Le valet de pied alla heurter à une grande porte cochère d'une façon particulière; d'abord il frappa deux coups précipités, puis un autre séparé par un assez long intervalle. Adrienne ne remarqua pas cette circonstance, car les coups avaient été peu bruyants, et d'ailleurs le docteur avait aussitôt pris la parole afin de couvrir par sa voix le bruit de cette espèce de signal.
— Enfin, nous voici arrivés, avait-il dit gaiement à Adrienne: soyez bien séduisante, c'est-à-dire, soyez vous-même.
— Soyez tranquille, je ferai de mon mieux, dit en souriant
Adrienne.
Puis elle ajouta, frissonnant malgré elle:
— Quel froid noir!… Je vous avoue, mon bon monsieur Baleinier, qu'après avoir été chercher mes pauvres petites parentes chez la mère de notre brave ouvrier, je retrouverai ce soir avec un vif plaisir mon joli salon bien chaud et bien brillamment éclairé; car vous savez mon aversion pour le froid et pour l'obscurité.
— C'est tout simple, dit galamment le docteur; les plus charmantes fleurs ne s'épanouissent qu'à la lumière et à la chaleur.

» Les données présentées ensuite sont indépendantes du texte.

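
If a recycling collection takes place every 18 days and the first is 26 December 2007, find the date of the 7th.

The 7th occurrence is 6 intervals after the first: 6 × 18 = 108 days after 26 December 2007.
December has 31 days — 5 days to the end of December leaves 103.
January has 31 days (72 left).
February has 29 days (43 left).
March has 31 days (12 left).
12 days into April → 12 April 2008.

12 April 2008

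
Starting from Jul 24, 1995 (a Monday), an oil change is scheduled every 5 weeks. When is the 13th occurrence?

Sep 16, 1996

The 13th occurrence is 12 intervals after the first: 12 × 35 = 420 days after Jul 24, 1995.
Jul has 31 days — 7 days to the end of Jul leaves 413.
From end of Jul to end of 1995 is 153 days (260 left).
Jan has 31 days (229 left).
Feb has 29 days (200 left).
Mar has 31 days (169 left).
Apr has 30 days (139 left).
May has 31 days (108 left).
Jun has 30 days (78 left).
Jul has 31 days (47 left).
Aug has 31 days (16 left).
16 days into Sep → Sep 16, 1996.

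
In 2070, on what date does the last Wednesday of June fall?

June 2070 begins on a Sunday, so the first Wednesday is June 4 (3 days later).
June 2070 has 30 days. Adding weeks: 4, 11, 18, 25 — the last one ≤ 30 is the 25th.

2070-06-25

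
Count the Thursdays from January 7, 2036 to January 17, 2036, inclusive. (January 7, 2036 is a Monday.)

January 7, 2036 is a Monday; the first Thursday on or after it is January 10, 2036 (3 days later).
From January 10, 2036 to January 17, 2036 is 17 − 10 = 7 days.
7 ÷ 7 = 1 full weeks with remainder 0, so 1 more Thursdays after the first → 2.

2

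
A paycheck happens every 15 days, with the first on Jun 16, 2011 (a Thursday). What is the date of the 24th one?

The 24th occurrence is 23 intervals after the first: 23 × 15 = 345 days after Jun 16, 2011.
Jun has 30 days — 14 days to the end of Jun leaves 331.
Jul has 31 days (300 left).
Aug has 31 days (269 left).
Sep has 30 days (239 left).
Oct has 31 days (208 left).
Nov has 30 days (178 left).
Dec has 31 days (147 left).
Jan has 31 days (116 left).
Feb has 29 days (87 left).
Mar has 31 days (56 left).
Apr has 30 days (26 left).
26 days into May → May 26, 2012.

May 26, 2012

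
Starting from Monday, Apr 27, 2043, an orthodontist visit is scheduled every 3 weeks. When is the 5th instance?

The 5th occurrence is 4 intervals after the first: 4 × 21 = 84 days after Apr 27, 2043.
Apr has 30 days — 3 days to the end of Apr leaves 81.
May has 31 days (50 left).
Jun has 30 days (20 left).
20 days into Jul → Jul 20, 2043.

Jul 20, 2043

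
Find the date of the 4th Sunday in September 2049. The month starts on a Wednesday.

September 26, 2049

September 2049 begins on a Wednesday, so the first Sunday is September 5 (4 days later).
The 4th Sunday is 3 weeks later: 5 + 21 = 26.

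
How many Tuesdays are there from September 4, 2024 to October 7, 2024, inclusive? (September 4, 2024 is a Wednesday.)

September 4, 2024 is a Wednesday; the first Tuesday on or after it is September 10, 2024 (6 days later).
From September 10, 2024 to October 7, 2024: 20 + 7 = 27 days (rest of September, October).
27 ÷ 7 = 3 full weeks with remainder 6, so 3 more Tuesdays after the first → 4.

4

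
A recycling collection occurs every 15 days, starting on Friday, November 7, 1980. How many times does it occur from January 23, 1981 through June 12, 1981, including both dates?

9

Occurrences land 15·i days after November 7, 1980 for i = 0, 1, 2, …
January 23, 1981 is 77 days after the start; 77 ÷ 15 = 5 remainder 2; since the remainder is 2, round up to i = 6. First occurrence in the window: #7 on February 5, 1981 (6×15 = 90 days in).
June 12, 1981 is 217 days after the start; 217 ÷ 15 = 14 remainder 7. Last occurrence in the window: #15 on June 5, 1981.
Occurrences #7 through #15: 9 in total.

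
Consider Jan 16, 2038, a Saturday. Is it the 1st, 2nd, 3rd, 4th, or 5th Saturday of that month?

3rd

Day 16 falls in week ⌈16/7⌉ of the month.
Days 1–7 hold the 1st Saturday, 8–14 the 2nd, 15–21 the 3rd, 22–28 the 4th, 29–31 the 5th.
16 is in the range for the 3rd.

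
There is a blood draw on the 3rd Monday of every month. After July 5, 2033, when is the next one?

July 18, 2033

July 2033 starts on a Friday; its first Monday is the 4th, so the 3rd Monday is the 18th — July 18, 2033.
July 18, 2033 is after July 5, 2033, so that is the next one.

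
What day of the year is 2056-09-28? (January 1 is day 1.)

Days in months before September: 31 + 29 + 31 + 30 + 31 + 30 + 31 + 31 = 244.
Plus 28 days into September → day 272.

272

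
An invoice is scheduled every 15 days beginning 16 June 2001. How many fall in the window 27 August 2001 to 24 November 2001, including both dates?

6

Occurrences land 15·i days after 16 June 2001 for i = 0, 1, 2, …
27 August 2001 is 72 days after the start; 72 ÷ 15 = 4 remainder 12; since the remainder is 12, round up to i = 5. First occurrence in the window: #6 on 30 August 2001 (5×15 = 75 days in).
24 November 2001 is 161 days after the start; 161 ÷ 15 = 10 remainder 11. Last occurrence in the window: #11 on 13 November 2001.
Occurrences #6 through #11: 6 in total.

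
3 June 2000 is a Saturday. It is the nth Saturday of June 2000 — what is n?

Day 3 falls in week ⌈3/7⌉ of the month.
Days 1–7 hold the 1st Saturday, 8–14 the 2nd, 15–21 the 3rd, 22–28 the 4th, 29–31 the 5th.
3 is in the range for the 1st.

1st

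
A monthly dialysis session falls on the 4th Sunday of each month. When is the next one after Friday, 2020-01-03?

January 2020 starts on a Wednesday; its first Sunday is the 5th, so the 4th Sunday is the 26th — 2020-01-26.
2020-01-26 is after 2020-01-03, so that is the next one.

2020-01-26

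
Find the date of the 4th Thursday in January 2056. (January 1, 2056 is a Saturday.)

2056-01-27

January 2056 begins on a Saturday, so the first Thursday is January 6 (5 days later).
The 4th Thursday is 3 weeks later: 6 + 21 = 27.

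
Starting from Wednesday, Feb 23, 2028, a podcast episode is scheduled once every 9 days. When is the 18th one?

Jul 25, 2028

The 18th occurrence is 17 intervals after the first: 17 × 9 = 153 days after Feb 23, 2028.
Feb has 29 days — 6 days to the end of Feb leaves 147.
Mar has 31 days (116 left).
Apr has 30 days (86 left).
May has 31 days (55 left).
Jun has 30 days (25 left).
25 days into Jul → Jul 25, 2028.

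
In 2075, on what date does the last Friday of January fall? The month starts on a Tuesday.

January 25, 2075

January 2075 begins on a Tuesday, so the first Friday is January 4 (3 days later).
January 2075 has 31 days. Adding weeks: 4, 11, 18, 25 — the last one ≤ 31 is the 25th.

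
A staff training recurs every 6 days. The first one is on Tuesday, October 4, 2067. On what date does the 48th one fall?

July 12, 2068

The 48th occurrence is 47 intervals after the first: 47 × 6 = 282 days after October 4, 2067.
October has 31 days — 27 days to the end of October leaves 255.
November has 30 days (225 left).
December has 31 days (194 left).
January has 31 days (163 left).
February has 29 days (134 left).
March has 31 days (103 left).
April has 30 days (73 left).
May has 31 days (42 left).
June has 30 days (12 left).
12 days into July → July 12, 2068.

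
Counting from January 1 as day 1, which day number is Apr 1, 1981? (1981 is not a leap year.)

Days in months before Apr: 31 + 28 + 31 = 90.
Plus 1 day into Apr → day 91.

91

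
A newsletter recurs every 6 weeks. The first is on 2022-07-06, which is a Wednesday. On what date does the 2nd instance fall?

2022-08-17

The 2nd occurrence is 1 interval after the first: 1 × 42 = 42 days after 2022-07-06.
July has 31 days — 25 days to the end of July leaves 17.
17 days into August → 2022-08-17.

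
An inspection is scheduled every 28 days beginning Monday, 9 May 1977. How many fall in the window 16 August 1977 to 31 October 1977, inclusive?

Occurrences land 28·i days after 9 May 1977 for i = 0, 1, 2, …
16 August 1977 is 99 days after the start; 99 ÷ 28 = 3 remainder 15; since the remainder is 15, round up to i = 4. First occurrence in the window: #5 on 29 August 1977 (4×28 = 112 days in).
31 October 1977 is 175 days after the start; 175 ÷ 28 = 6 remainder 7. Last occurrence in the window: #7 on 24 October 1977.
Occurrences #5 through #7: 3 in total.

3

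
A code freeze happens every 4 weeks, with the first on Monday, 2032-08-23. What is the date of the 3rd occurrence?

2032-10-18

The 3rd occurrence is 2 intervals after the first: 2 × 28 = 56 days after 2032-08-23.
August has 31 days — 8 days to the end of August leaves 48.
September has 30 days (18 left).
18 days into October → 2032-10-18.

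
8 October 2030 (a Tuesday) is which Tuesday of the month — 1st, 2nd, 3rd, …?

Day 8 falls in week ⌈8/7⌉ of the month.
Days 1–7 hold the 1st Tuesday, 8–14 the 2nd, 15–21 the 3rd, 22–28 the 4th, 29–31 the 5th.
8 is in the range for the 2nd.

2nd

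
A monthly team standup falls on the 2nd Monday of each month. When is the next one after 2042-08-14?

August 2042 starts on a Friday; its first Monday is the 4th, so the 2nd Monday is the 11th — 2042-08-11.
That is not after 2042-08-14, so look at September 2042.
September 2042 starts on a Monday; its first Monday is the 1st, so the 2nd Monday is the 8th — 2042-09-08.

2042-09-08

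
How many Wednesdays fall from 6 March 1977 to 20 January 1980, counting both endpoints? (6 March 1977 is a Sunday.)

150

6 March 1977 is a Sunday; the first Wednesday on or after it is 9 March 1977 (3 days later).
From 9 March 1977 to 20 January 1980: 297 + 365 + 365 + 20 = 1047 days (rest of 1977, 1978, 1979, to 20 January 1980 in 1980).
1047 ÷ 7 = 149 full weeks with remainder 4, so 149 more Wednesdays after the first → 150.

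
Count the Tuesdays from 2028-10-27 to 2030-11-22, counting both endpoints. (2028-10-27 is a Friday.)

2028-10-27 is a Friday; the first Tuesday on or after it is 2028-10-31 (4 days later).
From 2028-10-31 to 2030-11-22: 61 + 365 + 326 = 752 days (rest of 2028, 2029, to 2030-11-22 in 2030).
752 ÷ 7 = 107 full weeks with remainder 3, so 107 more Tuesdays after the first → 108.

108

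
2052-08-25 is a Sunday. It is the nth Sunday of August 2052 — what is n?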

Pendant que le médecin et Mlle de Cardoville échangeaient ces paroles, la lourde porte cochère avait crié sur ses gonds et la voiture était entrée dans la cour. Le docteur descendit le premier pour offrir son bras à Adrienne.
II. Le cabinet du ministre.
La voiture était arrivée devant un petit perron couvert de neige et exhaussé de quelques marches qui conduisaient à un vestibule éclairé par une lampe.